Q: Why is core-agent-chat billed flat instead of per-token?

A: The agent chat upstream does not currently report token counts back to the gateway, so units defaults to 1. The fix is to surface usage.cost from the upstream (same pattern as the LLM completions endpoint already does).

Q: Why am I getting 405 on core-agent-graph?

A: core-agent-graph is PUT only. Calling it with GET / POST / DELETE returns 405 Method Not Allowed (and may still consume the catalog price).

Q: Why do I get 403 on core-agent-conversations?
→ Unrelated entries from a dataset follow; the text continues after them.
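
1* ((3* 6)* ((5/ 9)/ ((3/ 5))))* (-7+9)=100/ 3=33.33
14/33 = 0.42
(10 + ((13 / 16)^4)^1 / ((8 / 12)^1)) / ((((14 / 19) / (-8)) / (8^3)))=-26531657 / 448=-59222.45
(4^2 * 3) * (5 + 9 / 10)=1416 / 5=283.20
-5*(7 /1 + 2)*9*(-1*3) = 1215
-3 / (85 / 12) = -36 / 85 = -0.42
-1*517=-517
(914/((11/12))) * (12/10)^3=2369088/1375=1722.97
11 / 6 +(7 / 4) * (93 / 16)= 12.01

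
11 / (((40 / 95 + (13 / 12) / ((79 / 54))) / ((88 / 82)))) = 132088 / 12997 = 10.16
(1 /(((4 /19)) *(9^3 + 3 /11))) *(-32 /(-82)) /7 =418 /1151157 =0.00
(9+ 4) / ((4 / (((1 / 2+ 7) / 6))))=4.06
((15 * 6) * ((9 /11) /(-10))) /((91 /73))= -5913 /1001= -5.91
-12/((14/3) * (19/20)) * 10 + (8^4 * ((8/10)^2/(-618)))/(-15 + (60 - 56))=-26.68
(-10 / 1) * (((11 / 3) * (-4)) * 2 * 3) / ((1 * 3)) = 880 / 3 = 293.33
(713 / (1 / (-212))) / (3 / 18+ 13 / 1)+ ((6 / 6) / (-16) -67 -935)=-12482.27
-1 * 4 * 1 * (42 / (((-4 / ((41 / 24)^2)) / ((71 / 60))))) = 835457 / 5760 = 145.04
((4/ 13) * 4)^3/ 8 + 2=4906/ 2197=2.23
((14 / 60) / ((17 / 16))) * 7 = 392 / 255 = 1.54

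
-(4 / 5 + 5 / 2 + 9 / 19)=-3.77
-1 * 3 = -3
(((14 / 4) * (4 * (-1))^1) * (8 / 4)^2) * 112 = -6272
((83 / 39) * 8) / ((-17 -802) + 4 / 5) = -3320 / 159549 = -0.02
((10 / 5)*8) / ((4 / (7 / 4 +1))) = 11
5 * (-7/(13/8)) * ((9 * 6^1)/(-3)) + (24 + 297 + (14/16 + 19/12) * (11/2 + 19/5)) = 760817/1040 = 731.55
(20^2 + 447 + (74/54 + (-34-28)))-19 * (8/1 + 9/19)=16885/27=625.37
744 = 744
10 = 10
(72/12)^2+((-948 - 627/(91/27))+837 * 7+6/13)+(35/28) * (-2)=4758.93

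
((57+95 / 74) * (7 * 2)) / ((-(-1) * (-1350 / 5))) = -30191 / 9990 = -3.02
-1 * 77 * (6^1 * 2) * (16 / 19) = -778.11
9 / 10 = 0.90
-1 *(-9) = 9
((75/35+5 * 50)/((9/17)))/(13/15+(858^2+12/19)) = 2850475/4405950507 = 0.00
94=94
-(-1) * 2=2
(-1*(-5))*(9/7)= 45/7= 6.43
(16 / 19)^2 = 256 / 361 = 0.71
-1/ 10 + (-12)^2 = 1439/ 10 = 143.90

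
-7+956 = 949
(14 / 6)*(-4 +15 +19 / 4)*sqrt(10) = 147*sqrt(10) / 4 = 116.21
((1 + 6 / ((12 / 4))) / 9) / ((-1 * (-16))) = 1 / 48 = 0.02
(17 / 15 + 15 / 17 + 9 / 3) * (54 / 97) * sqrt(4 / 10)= 1.77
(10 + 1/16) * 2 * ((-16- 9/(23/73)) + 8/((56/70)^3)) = -37275/64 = -582.42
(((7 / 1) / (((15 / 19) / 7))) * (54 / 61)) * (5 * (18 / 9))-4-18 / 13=431438 / 793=544.06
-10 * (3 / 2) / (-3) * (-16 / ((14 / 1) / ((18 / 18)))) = -5.71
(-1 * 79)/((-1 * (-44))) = -1.80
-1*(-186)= 186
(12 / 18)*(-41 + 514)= 946 / 3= 315.33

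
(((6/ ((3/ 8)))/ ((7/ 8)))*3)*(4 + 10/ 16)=1776/ 7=253.71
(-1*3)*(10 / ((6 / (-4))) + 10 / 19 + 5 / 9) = 955 / 57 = 16.75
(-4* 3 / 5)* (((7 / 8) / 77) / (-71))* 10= 3 / 781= 0.00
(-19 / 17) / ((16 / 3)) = -57 / 272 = -0.21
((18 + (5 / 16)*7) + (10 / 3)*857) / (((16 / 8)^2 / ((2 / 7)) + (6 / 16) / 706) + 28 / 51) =828672089 / 4190969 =197.73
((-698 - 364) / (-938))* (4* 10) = 21240 / 469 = 45.29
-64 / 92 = -16 / 23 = -0.70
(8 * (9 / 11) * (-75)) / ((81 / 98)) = -19600 / 33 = -593.94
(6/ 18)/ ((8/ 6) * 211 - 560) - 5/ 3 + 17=38453/ 2508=15.33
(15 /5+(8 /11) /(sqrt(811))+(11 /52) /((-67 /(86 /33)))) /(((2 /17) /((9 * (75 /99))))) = 5100 * sqrt(811) /98131+6644875 /38324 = 174.87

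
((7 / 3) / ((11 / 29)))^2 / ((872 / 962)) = 19821529 / 474804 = 41.75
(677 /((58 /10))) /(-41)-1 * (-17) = 16828 /1189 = 14.15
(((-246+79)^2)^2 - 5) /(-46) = -388898158 /23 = -16908615.57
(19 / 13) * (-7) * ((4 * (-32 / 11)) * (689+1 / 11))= 129041920 / 1573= 82035.55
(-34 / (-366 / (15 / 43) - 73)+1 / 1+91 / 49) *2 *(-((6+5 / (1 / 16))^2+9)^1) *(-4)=6718408400 / 39277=171051.97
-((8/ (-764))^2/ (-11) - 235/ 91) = 94303749/ 36517481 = 2.58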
A: By default the conversation list / details / delete services are not in the API key's allowed_services even when the agent CRUD endpoints are. Add them explicitly to the key.

Related Products

Changelog

1.1 (2026-04-27)

  • -Corrected key prefixes: agt_ → ag_ for agents; introduced sub_agent_key (sa_ prefix) — was previously documented as subagent_key (sub_ prefix).
  • -List endpoints: data is a direct array (was data.agents), and pagination is on the top level.
  • -core-agent-details: documented all fields the upstream returns (agent_type, model_name, requires_collection, collection_ids, response_language, system_message, plus null tuning fields and graph state).
  • -core-agent-subagents: documented the rich response structure (data.sub_agents wrapped + total) and each sub-agent's trigger / priority / action {persona, goal, response_style} / use_rag / collection_key / collection_name / rag_config / is_active fields.
  • -core-agent-chat: response shape is response, agent_key, conversation_key, routing_info {selected_action, action_name, reason, intent}, frontend_trigger, data_collection, sources. Documented that agent_key is consistent (no chatbot_id-style quirk). Documented current flat 0.001/call billing behaviour.
  • -Added the previously missing services: core-agent-subagent-update, core-agent-subagent-delete, core-agent-conversations, core-agent-conversation-details, core-agent-conversation-delete (5 endpoints).
  • -core-agent-graph: documented the PUT-only constraint and 405 behaviour.
  • -Updated path patterns to reflect upstream URL templates (path params: /core-agent-details/{agent_key}, /core-agent-subagent-update/{agent_key}/{sub_agent_key}, etc.).

1.0 (2026-01-26)

  • -Initial Agent catalog: create, list, details, update, delete, graph, subagents, chat (REST + WS).